# Is anyone Creating ICC profiles for Dye Sub Printers



## boneida (Aug 30, 2008)

We are having variaty of products that we produce on sublimation and even do some solvent printing. Every now and then we would change supplier for paper or ink and materials, etc. 
Basically we would like optimum results on different materials.

I was wondering if anyone has invested into profile making tools such as xrite x1 or barbieri or any other systems that could do.

The issue I'm having is there is too many versions of these systems, and some of them can be quite pricey. So I was wondering if anyone has invested and successfully managing their profiles. 

If anyone has feedback on xrite i1 Publish Pro or barbier LFP3 systems, it would be great.

Cheers,
daki


----------



## jemmyell (Jan 26, 2010)

Hi,

If anyone is doing ICC profiles with the new Xrite tools and delivering them remotely without having ever physically travelled to your site then they are operating illegally.
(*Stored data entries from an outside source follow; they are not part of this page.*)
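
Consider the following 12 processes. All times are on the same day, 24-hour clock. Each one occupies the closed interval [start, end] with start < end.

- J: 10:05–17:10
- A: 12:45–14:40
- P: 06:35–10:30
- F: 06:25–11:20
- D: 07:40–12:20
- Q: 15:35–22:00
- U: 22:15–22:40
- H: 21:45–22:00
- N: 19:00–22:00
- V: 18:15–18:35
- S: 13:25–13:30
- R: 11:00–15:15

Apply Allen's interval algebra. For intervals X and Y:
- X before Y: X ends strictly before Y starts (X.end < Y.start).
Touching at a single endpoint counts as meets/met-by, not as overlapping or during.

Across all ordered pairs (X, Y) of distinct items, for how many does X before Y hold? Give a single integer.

Checking all 132 ordered pairs for relation 'before'; matching pairs in alphabetical order:
(A, H): A before H ✓
(A, N): A before N ✓
(A, Q): A before Q ✓
(A, U): A before U ✓
(A, V): A before V ✓
(D, A): D before A ✓
(D, H): D before H ✓
(D, N): D before N ✓
(D, Q): D before Q ✓
(D, S): D before S ✓
(D, U): D before U ✓
(D, V): D before V ✓
(F, A): F before A ✓
(F, H): F before H ✓
(F, N): F before N ✓
(F, Q): F before Q ✓
(F, S): F before S ✓
(F, U): F before U ✓
(F, V): F before V ✓
(H, U): H before U ✓
(J, H): J before H ✓
(J, N): J before N ✓
(J, U): J before U ✓
(J, V): J before V ✓
... plus 23 further pairs not listed.
Count: 47.

47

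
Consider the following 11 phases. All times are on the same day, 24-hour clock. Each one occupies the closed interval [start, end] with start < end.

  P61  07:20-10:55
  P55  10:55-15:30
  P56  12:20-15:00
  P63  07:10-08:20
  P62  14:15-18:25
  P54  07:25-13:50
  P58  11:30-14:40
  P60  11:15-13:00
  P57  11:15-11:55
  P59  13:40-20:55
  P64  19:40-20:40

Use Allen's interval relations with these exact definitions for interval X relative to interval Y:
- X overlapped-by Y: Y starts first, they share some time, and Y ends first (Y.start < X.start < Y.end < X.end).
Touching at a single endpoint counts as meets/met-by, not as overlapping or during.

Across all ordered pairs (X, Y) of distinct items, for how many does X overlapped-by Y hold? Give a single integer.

17

Checking all 110 ordered pairs for relation 'overlapped-by'; matching pairs in alphabetical order:
(P54, P61): P54 overlapped-by P61 ✓
(P54, P63): P54 overlapped-by P63 ✓
(P55, P54): P55 overlapped-by P54 ✓
(P56, P54): P56 overlapped-by P54 ✓
(P56, P58): P56 overlapped-by P58 ✓
(P56, P60): P56 overlapped-by P60 ✓
(P58, P54): P58 overlapped-by P54 ✓
(P58, P57): P58 overlapped-by P57 ✓
(P58, P60): P58 overlapped-by P60 ✓
(P59, P54): P59 overlapped-by P54 ✓
(P59, P55): P59 overlapped-by P55 ✓
(P59, P56): P59 overlapped-by P56 ✓
(P59, P58): P59 overlapped-by P58 ✓
(P61, P63): P61 overlapped-by P63 ✓
(P62, P55): P62 overlapped-by P55 ✓
(P62, P56): P62 overlapped-by P56 ✓
(P62, P58): P62 overlapped-by P58 ✓
Count: 17.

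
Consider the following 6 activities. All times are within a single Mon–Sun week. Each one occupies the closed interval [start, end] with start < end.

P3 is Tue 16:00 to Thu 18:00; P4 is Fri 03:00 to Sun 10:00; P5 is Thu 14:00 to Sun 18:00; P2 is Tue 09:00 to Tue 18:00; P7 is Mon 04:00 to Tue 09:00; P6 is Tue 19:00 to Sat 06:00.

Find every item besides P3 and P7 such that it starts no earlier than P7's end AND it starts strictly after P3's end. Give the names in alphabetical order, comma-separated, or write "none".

P4

Conditions: its start is no earlier than P7's end (X.start >= Tue 09:00) AND its start is strictly after P3's end (X.start > Thu 18:00).
P2: start Tue 09:00 >= Tue 09:00? ✓; start Tue 09:00 > Thu 18:00? ✗ → no.
P4: start Fri 03:00 >= Tue 09:00? ✓; start Fri 03:00 > Thu 18:00? ✓ → yes.
P5: start Thu 14:00 >= Tue 09:00? ✓; start Thu 14:00 > Thu 18:00? ✗ → no.
P6: start Tue 19:00 >= Tue 09:00? ✓; start Tue 19:00 > Thu 18:00? ✗ → no.
Result: P4.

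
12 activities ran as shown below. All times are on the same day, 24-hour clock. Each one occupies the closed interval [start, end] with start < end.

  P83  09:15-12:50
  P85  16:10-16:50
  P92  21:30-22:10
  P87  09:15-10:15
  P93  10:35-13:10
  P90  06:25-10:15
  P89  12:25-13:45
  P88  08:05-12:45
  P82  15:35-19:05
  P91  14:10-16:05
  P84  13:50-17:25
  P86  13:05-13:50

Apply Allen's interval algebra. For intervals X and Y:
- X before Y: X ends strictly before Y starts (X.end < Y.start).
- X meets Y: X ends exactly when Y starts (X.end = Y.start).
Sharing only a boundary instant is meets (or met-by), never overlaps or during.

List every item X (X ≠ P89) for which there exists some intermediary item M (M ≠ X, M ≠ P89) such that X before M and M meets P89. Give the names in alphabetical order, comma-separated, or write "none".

none

Target P89 = [12:25, 13:45].
Intermediaries M with M meets P89: none.
Union: none.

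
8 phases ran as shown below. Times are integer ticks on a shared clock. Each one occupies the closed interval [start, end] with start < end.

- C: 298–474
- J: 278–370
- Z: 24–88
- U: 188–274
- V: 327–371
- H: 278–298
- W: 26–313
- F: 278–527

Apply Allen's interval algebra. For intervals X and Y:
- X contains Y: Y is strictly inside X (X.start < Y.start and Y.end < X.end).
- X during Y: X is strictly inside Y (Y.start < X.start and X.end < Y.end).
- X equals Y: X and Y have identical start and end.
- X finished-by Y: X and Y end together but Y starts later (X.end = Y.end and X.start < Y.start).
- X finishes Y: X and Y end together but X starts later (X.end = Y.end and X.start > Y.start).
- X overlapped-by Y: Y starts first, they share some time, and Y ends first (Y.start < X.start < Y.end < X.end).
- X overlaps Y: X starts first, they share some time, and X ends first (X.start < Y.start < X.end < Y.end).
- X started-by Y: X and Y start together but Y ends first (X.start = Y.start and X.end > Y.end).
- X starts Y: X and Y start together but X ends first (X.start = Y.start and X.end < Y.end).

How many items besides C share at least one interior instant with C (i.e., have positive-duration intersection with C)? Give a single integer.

Target C = [298, 474].
F [278, 527] → contains → counts.
H [278, 298] → meets → no.
J [278, 370] → overlaps → counts.
U [188, 274] → before → no.
V [327, 371] → during → counts.
W [26, 313] → overlaps → counts.
Z [24, 88] → before → no.
Total: 4.

4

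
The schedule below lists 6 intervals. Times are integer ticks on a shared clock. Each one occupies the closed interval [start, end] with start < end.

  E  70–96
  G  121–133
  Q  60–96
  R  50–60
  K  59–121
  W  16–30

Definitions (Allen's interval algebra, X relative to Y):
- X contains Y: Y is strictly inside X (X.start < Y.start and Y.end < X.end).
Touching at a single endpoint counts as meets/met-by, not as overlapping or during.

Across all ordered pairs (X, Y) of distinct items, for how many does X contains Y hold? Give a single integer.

Checking all 30 ordered pairs for relation 'contains'; matching pairs in alphabetical order:
(K, E): K contains E ✓
(K, Q): K contains Q ✓
Count: 2.

2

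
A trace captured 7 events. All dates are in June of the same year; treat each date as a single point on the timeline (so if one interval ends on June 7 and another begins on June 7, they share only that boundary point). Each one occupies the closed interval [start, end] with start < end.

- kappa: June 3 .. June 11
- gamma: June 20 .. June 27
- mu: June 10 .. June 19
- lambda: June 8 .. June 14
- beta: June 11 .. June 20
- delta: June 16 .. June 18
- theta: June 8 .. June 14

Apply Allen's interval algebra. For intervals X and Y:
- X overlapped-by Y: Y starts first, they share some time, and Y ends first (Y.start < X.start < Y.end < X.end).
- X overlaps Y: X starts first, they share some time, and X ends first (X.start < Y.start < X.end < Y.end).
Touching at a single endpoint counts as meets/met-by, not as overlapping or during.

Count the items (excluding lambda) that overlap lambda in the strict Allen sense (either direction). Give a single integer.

Target lambda = [June 8, June 14].
beta [June 11, June 20] → overlapped-by → counts.
delta [June 16, June 18] → after → no.
gamma [June 20, June 27] → after → no.
kappa [June 3, June 11] → overlaps → counts.
mu [June 10, June 19] → overlapped-by → counts.
theta [June 8, June 14] → equals → no.
Total: 3.

3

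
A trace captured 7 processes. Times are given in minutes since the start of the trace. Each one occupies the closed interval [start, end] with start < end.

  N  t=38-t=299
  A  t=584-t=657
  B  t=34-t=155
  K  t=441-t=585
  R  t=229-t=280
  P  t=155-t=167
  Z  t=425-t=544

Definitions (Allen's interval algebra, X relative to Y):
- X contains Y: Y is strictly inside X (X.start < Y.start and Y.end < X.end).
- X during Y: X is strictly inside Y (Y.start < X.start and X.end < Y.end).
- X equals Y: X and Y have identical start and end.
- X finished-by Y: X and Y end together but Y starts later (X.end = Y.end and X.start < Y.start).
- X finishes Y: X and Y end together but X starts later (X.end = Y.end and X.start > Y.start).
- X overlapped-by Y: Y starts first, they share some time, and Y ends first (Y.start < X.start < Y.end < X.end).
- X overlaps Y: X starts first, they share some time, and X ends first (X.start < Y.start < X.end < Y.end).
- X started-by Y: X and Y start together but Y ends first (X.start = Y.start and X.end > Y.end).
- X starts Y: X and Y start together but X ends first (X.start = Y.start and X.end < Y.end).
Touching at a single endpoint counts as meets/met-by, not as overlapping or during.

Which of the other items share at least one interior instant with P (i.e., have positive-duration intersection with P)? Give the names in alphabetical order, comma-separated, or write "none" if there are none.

N

Target P = [t=155, t=167].
A [t=584, t=657] → after → no.
B [t=34, t=155] → meets → no.
K [t=441, t=585] → after → no.
N [t=38, t=299] → contains → yes.
R [t=229, t=280] → after → no.
Z [t=425, t=544] → after → no.
Result: N.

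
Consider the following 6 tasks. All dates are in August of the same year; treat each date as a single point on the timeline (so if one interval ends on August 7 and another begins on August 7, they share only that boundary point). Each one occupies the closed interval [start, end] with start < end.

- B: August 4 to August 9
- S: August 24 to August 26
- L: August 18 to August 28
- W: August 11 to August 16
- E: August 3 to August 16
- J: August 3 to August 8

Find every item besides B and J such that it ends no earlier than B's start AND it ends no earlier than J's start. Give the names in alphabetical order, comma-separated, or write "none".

Conditions: its end is no earlier than B's start (X.end >= August 4) AND its end is no earlier than J's start (X.end >= August 3).
E: end August 16 >= August 4? ✓; end August 16 >= August 3? ✓ → yes.
L: end August 28 >= August 4? ✓; end August 28 >= August 3? ✓ → yes.
S: end August 26 >= August 4? ✓; end August 26 >= August 3? ✓ → yes.
W: end August 16 >= August 4? ✓; end August 16 >= August 3? ✓ → yes.
Result: E, L, S, W.

E, L, S, W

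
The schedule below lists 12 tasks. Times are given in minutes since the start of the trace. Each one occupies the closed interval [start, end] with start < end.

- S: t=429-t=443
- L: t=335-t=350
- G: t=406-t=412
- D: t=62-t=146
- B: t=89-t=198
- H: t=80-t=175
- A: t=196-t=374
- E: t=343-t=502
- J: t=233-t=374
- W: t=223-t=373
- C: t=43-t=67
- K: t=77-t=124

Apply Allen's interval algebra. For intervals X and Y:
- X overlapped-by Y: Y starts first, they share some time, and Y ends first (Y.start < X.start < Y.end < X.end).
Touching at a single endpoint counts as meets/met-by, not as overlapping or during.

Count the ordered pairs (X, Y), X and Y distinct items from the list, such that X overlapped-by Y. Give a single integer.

Checking all 132 ordered pairs for relation 'overlapped-by'; matching pairs in alphabetical order:
(A, B): A overlapped-by B ✓
(B, D): B overlapped-by D ✓
(B, H): B overlapped-by H ✓
(B, K): B overlapped-by K ✓
(D, C): D overlapped-by C ✓
(E, A): E overlapped-by A ✓
(E, J): E overlapped-by J ✓
(E, L): E overlapped-by L ✓
(E, W): E overlapped-by W ✓
(H, D): H overlapped-by D ✓
(H, K): H overlapped-by K ✓
(J, W): J overlapped-by W ✓
Count: 12.

12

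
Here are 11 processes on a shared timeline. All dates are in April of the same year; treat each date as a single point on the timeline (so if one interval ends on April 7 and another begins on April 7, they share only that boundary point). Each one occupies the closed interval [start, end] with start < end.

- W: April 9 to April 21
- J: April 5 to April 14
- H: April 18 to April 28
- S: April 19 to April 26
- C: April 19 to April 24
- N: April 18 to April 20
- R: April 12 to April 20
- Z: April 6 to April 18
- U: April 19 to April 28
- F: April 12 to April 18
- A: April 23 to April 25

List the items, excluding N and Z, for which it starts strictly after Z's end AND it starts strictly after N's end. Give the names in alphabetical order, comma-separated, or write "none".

A

Conditions: its start is strictly after Z's end (X.start > April 18) AND its start is strictly after N's end (X.start > April 20).
A: start April 23 > April 18? ✓; start April 23 > April 20? ✓ → yes.
C: start April 19 > April 18? ✓; start April 19 > April 20? ✗ → no.
F: start April 12 > April 18? ✗; start April 12 > April 20? ✗ → no.
H: start April 18 > April 18? ✗; start April 18 > April 20? ✗ → no.
J: start April 5 > April 18? ✗; start April 5 > April 20? ✗ → no.
R: start April 12 > April 18? ✗; start April 12 > April 20? ✗ → no.
S: start April 19 > April 18? ✓; start April 19 > April 20? ✗ → no.
U: start April 19 > April 18? ✓; start April 19 > April 20? ✗ → no.
W: start April 9 > April 18? ✗; start April 9 > April 20? ✗ → no.
Result: A.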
The new XRite license is abusively restrictive but it is what it is.

You do need to this for yourself. That is what I am doing.

-James


----------



## boneida (Aug 30, 2008)

jemmyell said:


> Hi,
> 
> If anyone is doing ICC profiles with the new Xrite tools and delivering them remotely without having ever physically travelled to your site then they are operating illegally. The new XRite license is abusively restrictive but it is what it is.
> 
> ...


I will be doing it myself and that's what I'm looking for, not remotely. But the tools I've looked at range from $1500-8000, I know you get what you pay for, so I'm looking for feedback if anyone owns and doest them.
Cheers,
daki


----------



## jemmyell (Jan 26, 2010)

Hi,

I bought the i1 Photo Pro with i1Profiler in January. This package is no longer available. The new i1 V2 looks to be a better instrument but it is also (apparently) more expensive. I haven't looked at it in depth since they offer no real discounts for recent purchasers. Xrite has bought all the significant competitors so they just don't care.

That said, I get really good results and I am glad I took this step. To really learn more see the color management forum at the luminous landscape.

-James


----------



## jge (Oct 7, 2008)

I've used the Xrite, but it wasn't an easy process, and after making the profile, I still had to make tweaks to the settings until the colours looked right to me. Unfortunately what tends to happen if you just rely on the hardware & software is that your profile gives excellent reds for example, but poor blues. You need to make tweaks to get the best overall colours, or even generate a number of profiles depending on the substrate and the type of work you want to produce.


----------



## pisquee (Jan 8, 2012)

"...or even generate a number of profiles depending on the substrate"

This is exactly what you need to do, as each substrate will affect the quality and look of the end print ... you could save some time/money and group your substrates into different categories though - have a "gloss white" to cover mugs through to white coated aluminiums, and then a "matt white fabric" to cover things like mousemats and t-shirts. Obviously this all depends on the products you do.

We use a Datacolour Spyder for our profiling work.


----------



## Riderz Ready (Sep 18, 2008)

Can any of the tools assist with color matching? 

In short it would be way to helpful if one was able to create a profile using one of the systems than be able to use such to color match meaning you could than take a piece of fabric, scan it, than have the system calculate the closest color values to match that color.

If this a pipe dream?


----------



## jemmyell (Jan 26, 2010)

Hi,

I am using a third party tool to get substrate spectral data (SpectraShop from RM Imaging). The Xrite i1 systems (now just i1 Publish I believe) includes a Pantone color manager which can be used to sample a surface and then give the closest Pantone color match. It is said that XRite ColorPort can be used for this but the documentation on the new XRite stuff is absolutely horrible. I am moving towards Argyll CMS since the profiles you make with Argyll can be legally sold and bundled with other products

Not a pipe dream but some effort involved. If you are not printing a 'photo' on 'paper' most of the people will not have any idea what you are talking about. Caveat emptor.

RM Imaging is here:

Robin Myers Imaging: Home

The luminous landscape color management forum is here:

Colour Management

-James


----------



## Riderz Ready (Sep 18, 2008)

It just seems that coloring profiling is all math. It knows our specific "red" is 230,0,0 thus it seems if you scan another shade of red it could calculate the values based on the existing profile.


----------



## jemmyell (Jan 26, 2010)

Hi,

Yes, the ICC profile provides the conversion from the RGB you want to the RGB / CMYK that your equipment will actually generate. The actual color sampling is not profile based.

-James


----------



## RedDoorDesign (May 1, 2009)

pisquee said:


> We use a Datacolour Spyder for our profiling work.


Pisquee - are you using the Spyder with Wasatch?


----------



## pisquee (Jan 8, 2012)

No, just using it with its own software for creating the profiles, and then using Photoshop for editing/printing


----------



## uncletee (Feb 25, 2007)

all depends on what ink your using!? good luck unceltee


----------